Optoelectronic Properties of Cold Plasma-Deposited, Oxidized Sn-C Thin Films.

We report on investigating the structural and electronic properties of semiconducting and insulating layers produced in a process resembling percolation in a unique cold plasma fabrication method (plasma-enhanced chemical vapor deposition-PECVD). Amorphous carbon-tin films (Sn-C) produced from tetramethyl tin (TMT) with an acoustic-frequency glow discharge in a three-electrode reactor were investigated.

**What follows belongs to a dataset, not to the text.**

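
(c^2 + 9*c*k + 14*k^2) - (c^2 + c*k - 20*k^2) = 8*c*k + 34*k^2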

The layers, after air exposure, oxidized to SnO 2 /Sn-C. Depending on the coupling capacitance applied to the plasma reactor, the films could be obtained in the form of an amorphous semiconductor or an amorphous insulator. We assume that the semiconductor consists of an internal network of channels auto-organized during deposition. The insulator does not demonstrate any internal structure features. An investigation on conductive filaments creating low-dimensional (LD) nanojunctions in the semiconductor and the location of energetic levels in the insulator was performed. The main parameters of the electronic band structure of the insulating film, such as the transport gap E G (5.2 eV), optical gap E opt (3.1 eV), electron affinity Χ (2.1 eV), and ionization potential J (7.3 eV), were determined. We have demonstrated a simple approach for developing a catalyst candidate consisting of amorphous semiconductor-insulator nanojunctions for (photo)catalytic hydrogen evolution or CO 2 reduction.